Cutting through subglacial rock with P-RAID
Professor Patrick Harkness and Dr Kevin Worrall of the James Watt School of Engineering travelled to Antarctica to test their Percussive Rapid Access Isotope Drill (P-RAID), in expeditions funded by the STFC Impact Acceleration Account (IAA), in collaboration with the British Antarctic Survey. Successful tests demonstrate that P-RAID can cut through rock to collect samples to validate climate change models, and works in planetary analogue settings, in preparation for future space missions.
The opportunity
Deep subglacial bedrock samples will have great scientific value as they can be analysed to determine how long they have been under the ice. This, in turn, will allow the advance and retreat of the ice sheet to be reconstructed, providing validation for global climate models, and helping to inform decisions by the Intergovernmental Panel on Climate Change. However, obtaining these samples is extremely difficult and often logistically impossible. Despite these difficulties, subglacial rock samples are needed to provide data towards the ongoing development of climate models and the conversation around climate science at this critical time.

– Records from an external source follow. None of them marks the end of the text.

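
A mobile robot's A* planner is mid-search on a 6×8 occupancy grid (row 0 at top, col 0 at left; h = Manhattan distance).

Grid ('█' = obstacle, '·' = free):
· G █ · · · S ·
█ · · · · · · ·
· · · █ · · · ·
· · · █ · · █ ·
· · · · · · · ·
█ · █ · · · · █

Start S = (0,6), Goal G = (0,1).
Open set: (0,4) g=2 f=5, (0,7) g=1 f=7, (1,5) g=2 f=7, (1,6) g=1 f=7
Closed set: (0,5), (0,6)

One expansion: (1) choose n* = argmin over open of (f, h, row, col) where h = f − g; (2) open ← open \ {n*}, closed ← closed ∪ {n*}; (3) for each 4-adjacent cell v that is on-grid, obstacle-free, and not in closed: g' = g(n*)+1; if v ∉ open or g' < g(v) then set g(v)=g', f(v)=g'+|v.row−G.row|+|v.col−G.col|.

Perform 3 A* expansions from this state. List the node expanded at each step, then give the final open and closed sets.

order=[(0,4) → (0,3) → (1,3)]; open=[(0,7) g=1 f=7, (1,2) g=5 f=7, (1,4) g=3 f=7, (1,5) g=2 f=7, (1,6) g=1 f=7]; closed=[(0,3), (0,4), (0,5), (0,6), (1,3)]

step 1: expand (0,4) (f=5, h=3) → closed; open now [(0,3) g=3 f=5, (0,7) g=1 f=7, (1,4) g=3 f=7, (1,5) g=2 f=7, (1,6) g=1 f=7]
step 2: expand (0,3) (f=5, h=2) → closed; open now [(0,7) g=1 f=7, (1,3) g=4 f=7, (1,4) g=3 f=7, (1,5) g=2 f=7, (1,6) g=1 f=7]
step 3: expand (1,3) (f=7, h=3) → closed; open now [(0,7) g=1 f=7, (1,2) g=5 f=7, (1,4) g=3 f=7, (1,5) g=2 f=7, (1,6) g=1 f=7]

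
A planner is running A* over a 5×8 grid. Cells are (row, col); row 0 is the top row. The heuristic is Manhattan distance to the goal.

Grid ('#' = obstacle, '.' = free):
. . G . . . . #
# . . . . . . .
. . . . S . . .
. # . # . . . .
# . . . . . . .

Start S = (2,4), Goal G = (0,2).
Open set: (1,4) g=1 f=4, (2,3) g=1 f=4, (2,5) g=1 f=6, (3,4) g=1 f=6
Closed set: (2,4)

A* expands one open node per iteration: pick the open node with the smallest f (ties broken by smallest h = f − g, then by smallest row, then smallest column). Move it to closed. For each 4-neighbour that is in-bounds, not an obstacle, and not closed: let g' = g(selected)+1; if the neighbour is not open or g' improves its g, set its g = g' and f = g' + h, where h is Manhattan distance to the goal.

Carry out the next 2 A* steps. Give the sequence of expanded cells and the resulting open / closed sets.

order=[(1,4) → (0,4)]; open=[(0,3) g=3 f=4, (0,5) g=3 f=6, (1,3) g=2 f=4, (1,5) g=2 f=6, (2,3) g=1 f=4, (2,5) g=1 f=6, (3,4) g=1 f=6]; closed=[(0,4), (1,4), (2,4)]

step 1: expand (1,4) (f=4, h=3) → closed; open now [(0,4) g=2 f=4, (1,3) g=2 f=4, (1,5) g=2 f=6, (2,3) g=1 f=4, (2,5) g=1 f=6, (3,4) g=1 f=6]
step 2: expand (0,4) (f=4, h=2) → closed; open now [(0,3) g=3 f=4, (0,5) g=3 f=6, (1,3) g=2 f=4, (1,5) g=2 f=6, (2,3) g=1 f=4, (2,5) g=1 f=6, (3,4) g=1 f=6]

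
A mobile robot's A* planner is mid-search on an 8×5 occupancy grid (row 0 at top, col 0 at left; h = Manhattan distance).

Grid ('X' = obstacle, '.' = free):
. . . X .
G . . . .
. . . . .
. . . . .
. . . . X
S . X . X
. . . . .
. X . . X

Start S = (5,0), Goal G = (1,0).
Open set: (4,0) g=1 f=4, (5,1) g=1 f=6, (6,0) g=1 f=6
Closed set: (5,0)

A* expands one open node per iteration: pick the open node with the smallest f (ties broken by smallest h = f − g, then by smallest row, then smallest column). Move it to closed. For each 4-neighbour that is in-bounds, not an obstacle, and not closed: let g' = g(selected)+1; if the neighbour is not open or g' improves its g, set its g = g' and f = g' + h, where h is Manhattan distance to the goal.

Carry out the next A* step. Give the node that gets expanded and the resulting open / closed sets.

expanded=(4,0); open=[(3,0) g=2 f=4, (4,1) g=2 f=6, (5,1) g=1 f=6, (6,0) g=1 f=6]; closed=[(4,0), (5,0)]

step 1: expand (4,0) (f=4, h=3) → closed; open now [(3,0) g=2 f=4, (4,1) g=2 f=6, (5,1) g=1 f=6, (6,0) g=1 f=6]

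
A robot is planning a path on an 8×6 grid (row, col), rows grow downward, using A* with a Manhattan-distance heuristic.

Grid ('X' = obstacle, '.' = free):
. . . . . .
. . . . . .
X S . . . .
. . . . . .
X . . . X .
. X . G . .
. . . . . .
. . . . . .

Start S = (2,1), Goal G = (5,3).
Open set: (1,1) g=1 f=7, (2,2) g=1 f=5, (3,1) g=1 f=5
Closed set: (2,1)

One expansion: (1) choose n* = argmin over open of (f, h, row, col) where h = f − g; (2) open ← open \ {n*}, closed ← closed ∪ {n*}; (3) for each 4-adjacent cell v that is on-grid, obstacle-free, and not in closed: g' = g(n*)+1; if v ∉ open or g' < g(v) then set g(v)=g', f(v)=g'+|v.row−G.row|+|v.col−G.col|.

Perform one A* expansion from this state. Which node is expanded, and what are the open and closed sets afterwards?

step 1: expand (2,2) (f=5, h=4) → closed; open now [(1,1) g=1 f=7, (1,2) g=2 f=7, (2,3) g=2 f=5, (3,1) g=1 f=5, (3,2) g=2 f=5]

expanded=(2,2); open=[(1,1) g=1 f=7, (1,2) g=2 f=7, (2,3) g=2 f=5, (3,1) g=1 f=5, (3,2) g=2 f=5]; closed=[(2,1), (2,2)]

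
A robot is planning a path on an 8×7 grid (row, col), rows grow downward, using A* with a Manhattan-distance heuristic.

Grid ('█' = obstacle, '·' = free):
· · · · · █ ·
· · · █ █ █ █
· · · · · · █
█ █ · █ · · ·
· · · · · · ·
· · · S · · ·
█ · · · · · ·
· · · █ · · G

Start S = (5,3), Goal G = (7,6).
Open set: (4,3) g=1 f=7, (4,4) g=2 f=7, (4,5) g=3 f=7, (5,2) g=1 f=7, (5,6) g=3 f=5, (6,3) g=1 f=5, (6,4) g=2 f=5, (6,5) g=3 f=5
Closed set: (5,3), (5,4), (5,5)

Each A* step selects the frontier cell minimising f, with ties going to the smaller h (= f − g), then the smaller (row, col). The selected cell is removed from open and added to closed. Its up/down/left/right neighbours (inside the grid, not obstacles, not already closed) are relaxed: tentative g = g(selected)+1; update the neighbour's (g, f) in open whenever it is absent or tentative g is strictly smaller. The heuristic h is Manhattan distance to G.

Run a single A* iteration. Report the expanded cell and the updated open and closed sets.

step 1: expand (5,6) (f=5, h=2) → closed; open now [(4,3) g=1 f=7, (4,4) g=2 f=7, (4,5) g=3 f=7, (4,6) g=4 f=7, (5,2) g=1 f=7, (6,3) g=1 f=5, (6,4) g=2 f=5, (6,5) g=3 f=5, (6,6) g=4 f=5]

expanded=(5,6); open=[(4,3) g=1 f=7, (4,4) g=2 f=7, (4,5) g=3 f=7, (4,6) g=4 f=7, (5,2) g=1 f=7, (6,3) g=1 f=5, (6,4) g=2 f=5, (6,5) g=3 f=5, (6,6) g=4 f=5]; closed=[(5,3), (5,4), (5,5), (5,6)]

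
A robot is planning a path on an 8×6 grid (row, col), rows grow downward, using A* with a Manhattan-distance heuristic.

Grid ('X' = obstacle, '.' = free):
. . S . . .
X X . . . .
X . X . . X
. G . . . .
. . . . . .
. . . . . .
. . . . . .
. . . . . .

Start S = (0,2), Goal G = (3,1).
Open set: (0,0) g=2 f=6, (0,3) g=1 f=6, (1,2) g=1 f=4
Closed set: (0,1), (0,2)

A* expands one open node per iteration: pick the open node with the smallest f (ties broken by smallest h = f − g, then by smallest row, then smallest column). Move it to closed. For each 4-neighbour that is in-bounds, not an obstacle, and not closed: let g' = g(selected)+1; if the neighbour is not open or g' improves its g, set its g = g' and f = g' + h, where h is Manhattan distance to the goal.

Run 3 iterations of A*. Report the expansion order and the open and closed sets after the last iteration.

order=[(1,2) → (0,0) → (1,3)]; open=[(0,3) g=1 f=6, (1,4) g=3 f=8, (2,3) g=3 f=6]; closed=[(0,0), (0,1), (0,2), (1,2), (1,3)]

step 1: expand (1,2) (f=4, h=3) → closed; open now [(0,0) g=2 f=6, (0,3) g=1 f=6, (1,3) g=2 f=6]
step 2: expand (0,0) (f=6, h=4) → closed; open now [(0,3) g=1 f=6, (1,3) g=2 f=6]
step 3: expand (1,3) (f=6, h=4) → closed; open now [(0,3) g=1 f=6, (1,4) g=3 f=8, (2,3) g=3 f=6]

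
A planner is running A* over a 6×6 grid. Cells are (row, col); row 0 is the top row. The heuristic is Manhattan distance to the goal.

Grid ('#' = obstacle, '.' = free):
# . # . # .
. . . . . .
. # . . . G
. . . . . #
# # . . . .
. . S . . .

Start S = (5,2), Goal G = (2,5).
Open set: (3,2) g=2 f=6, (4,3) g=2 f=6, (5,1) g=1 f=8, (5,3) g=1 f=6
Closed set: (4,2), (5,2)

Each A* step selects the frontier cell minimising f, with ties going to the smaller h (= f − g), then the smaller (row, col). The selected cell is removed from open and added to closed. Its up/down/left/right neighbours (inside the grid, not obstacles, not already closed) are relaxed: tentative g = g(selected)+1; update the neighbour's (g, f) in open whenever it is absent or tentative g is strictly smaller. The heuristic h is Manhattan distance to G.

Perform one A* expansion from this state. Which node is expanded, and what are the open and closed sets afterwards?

expanded=(3,2); open=[(2,2) g=3 f=6, (3,1) g=3 f=8, (3,3) g=3 f=6, (4,3) g=2 f=6, (5,1) g=1 f=8, (5,3) g=1 f=6]; closed=[(3,2), (4,2), (5,2)]

step 1: expand (3,2) (f=6, h=4) → closed; open now [(2,2) g=3 f=6, (3,1) g=3 f=8, (3,3) g=3 f=6, (4,3) g=2 f=6, (5,1) g=1 f=8, (5,3) g=1 f=6]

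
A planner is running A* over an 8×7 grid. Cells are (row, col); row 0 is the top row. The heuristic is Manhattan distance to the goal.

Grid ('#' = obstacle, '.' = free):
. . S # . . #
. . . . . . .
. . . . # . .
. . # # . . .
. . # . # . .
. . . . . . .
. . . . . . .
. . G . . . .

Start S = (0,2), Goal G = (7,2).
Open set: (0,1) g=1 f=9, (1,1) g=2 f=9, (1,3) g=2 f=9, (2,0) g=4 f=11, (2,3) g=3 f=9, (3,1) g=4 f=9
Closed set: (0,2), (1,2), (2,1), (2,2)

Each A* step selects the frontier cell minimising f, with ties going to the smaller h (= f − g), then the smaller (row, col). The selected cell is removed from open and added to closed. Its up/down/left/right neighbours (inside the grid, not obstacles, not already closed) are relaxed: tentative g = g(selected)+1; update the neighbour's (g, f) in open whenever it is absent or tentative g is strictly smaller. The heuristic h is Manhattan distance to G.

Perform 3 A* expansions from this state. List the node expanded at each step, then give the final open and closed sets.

order=[(3,1) → (4,1) → (5,1)]; open=[(0,1) g=1 f=9, (1,1) g=2 f=9, (1,3) g=2 f=9, (2,0) g=4 f=11, (2,3) g=3 f=9, (3,0) g=5 f=11, (4,0) g=6 f=11, (5,0) g=7 f=11, (5,2) g=7 f=9, (6,1) g=7 f=9]; closed=[(0,2), (1,2), (2,1), (2,2), (3,1), (4,1), (5,1)]

step 1: expand (3,1) (f=9, h=5) → closed; open now [(0,1) g=1 f=9, (1,1) g=2 f=9, (1,3) g=2 f=9, (2,0) g=4 f=11, (2,3) g=3 f=9, (3,0) g=5 f=11, (4,1) g=5 f=9]
step 2: expand (4,1) (f=9, h=4) → closed; open now [(0,1) g=1 f=9, (1,1) g=2 f=9, (1,3) g=2 f=9, (2,0) g=4 f=11, (2,3) g=3 f=9, (3,0) g=5 f=11, (4,0) g=6 f=11, (5,1) g=6 f=9]
step 3: expand (5,1) (f=9, h=3) → closed; open now [(0,1) g=1 f=9, (1,1) g=2 f=9, (1,3) g=2 f=9, (2,0) g=4 f=11, (2,3) g=3 f=9, (3,0) g=5 f=11, (4,0) g=6 f=11, (5,0) g=7 f=11, (5,2) g=7 f=9, (6,1) g=7 f=9]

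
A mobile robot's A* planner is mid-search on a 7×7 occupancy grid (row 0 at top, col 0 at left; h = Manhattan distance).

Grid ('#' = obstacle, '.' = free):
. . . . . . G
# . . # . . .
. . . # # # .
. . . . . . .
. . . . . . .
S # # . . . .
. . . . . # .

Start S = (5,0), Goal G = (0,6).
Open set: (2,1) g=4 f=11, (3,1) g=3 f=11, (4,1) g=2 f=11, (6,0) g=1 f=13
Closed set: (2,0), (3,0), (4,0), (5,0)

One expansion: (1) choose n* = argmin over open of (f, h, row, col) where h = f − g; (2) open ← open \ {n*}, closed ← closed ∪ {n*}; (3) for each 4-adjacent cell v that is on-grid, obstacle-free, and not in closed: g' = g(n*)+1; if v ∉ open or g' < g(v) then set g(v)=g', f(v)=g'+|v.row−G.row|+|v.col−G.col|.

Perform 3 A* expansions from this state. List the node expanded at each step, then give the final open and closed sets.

order=[(2,1) → (1,1) → (0,1)]; open=[(0,0) g=7 f=13, (0,2) g=7 f=11, (1,2) g=6 f=11, (2,2) g=5 f=11, (3,1) g=3 f=11, (4,1) g=2 f=11, (6,0) g=1 f=13]; closed=[(0,1), (1,1), (2,0), (2,1), (3,0), (4,0), (5,0)]

step 1: expand (2,1) (f=11, h=7) → closed; open now [(1,1) g=5 f=11, (2,2) g=5 f=11, (3,1) g=3 f=11, (4,1) g=2 f=11, (6,0) g=1 f=13]
step 2: expand (1,1) (f=11, h=6) → closed; open now [(0,1) g=6 f=11, (1,2) g=6 f=11, (2,2) g=5 f=11, (3,1) g=3 f=11, (4,1) g=2 f=11, (6,0) g=1 f=13]
step 3: expand (0,1) (f=11, h=5) → closed; open now [(0,0) g=7 f=13, (0,2) g=7 f=11, (1,2) g=6 f=11, (2,2) g=5 f=11, (3,1) g=3 f=11, (4,1) g=2 f=11, (6,0) g=1 f=13]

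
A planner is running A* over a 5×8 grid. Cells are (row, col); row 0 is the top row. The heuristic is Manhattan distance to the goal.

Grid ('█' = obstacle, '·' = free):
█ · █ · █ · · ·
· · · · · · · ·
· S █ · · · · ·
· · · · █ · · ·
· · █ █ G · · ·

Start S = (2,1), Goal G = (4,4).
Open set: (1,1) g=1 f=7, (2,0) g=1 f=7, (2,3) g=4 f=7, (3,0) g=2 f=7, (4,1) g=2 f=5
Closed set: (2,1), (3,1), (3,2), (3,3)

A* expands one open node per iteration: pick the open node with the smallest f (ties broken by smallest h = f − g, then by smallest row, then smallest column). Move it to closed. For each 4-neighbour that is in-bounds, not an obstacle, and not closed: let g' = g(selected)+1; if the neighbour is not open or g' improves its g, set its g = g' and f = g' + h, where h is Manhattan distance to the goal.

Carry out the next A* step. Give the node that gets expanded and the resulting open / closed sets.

step 1: expand (4,1) (f=5, h=3) → closed; open now [(1,1) g=1 f=7, (2,0) g=1 f=7, (2,3) g=4 f=7, (3,0) g=2 f=7, (4,0) g=3 f=7]

expanded=(4,1); open=[(1,1) g=1 f=7, (2,0) g=1 f=7, (2,3) g=4 f=7, (3,0) g=2 f=7, (4,0) g=3 f=7]; closed=[(2,1), (3,1), (3,2), (3,3), (4,1)]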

What was done to address the challenge?
A team from the University of Glasgow, led by Professor Harkness and Dr Worrall, conducted field tests of a rock-cutting percussive attachment to a British Antarctic Survey ice drill system called the Rapid Access Isotope Drill (RAID), which the team called Percussive-RAID (P-RAID). This enabled subglacial bedrock sampling from the bottom of RAID’s borehole, which originally could drill through ice sheets down to many hundreds of metres but could not obtain samples of the underlying bedrock.
What was the outcome?
STFC IAA funding allowed successful field trials to take place in January 2019, and helped support a successful €3.4m European Research Council grant application, INCISED, as well as a £355k European Space Agency grant, DEEPER. The technology was accelerated to Technology Readiness Level 5 (TRL 5), where the percussive attachment was demonstrated to work in the integrated RAID system, as a result of IAA funding. The intention is to further mature the technology through these funding mechanisms. The IAA has funded several projects related to P-RAID, and the latest expedition to the Antarctic in December 2023 enabled the team to acquire subglacial rock samples for analysis to understand the history of the Earth.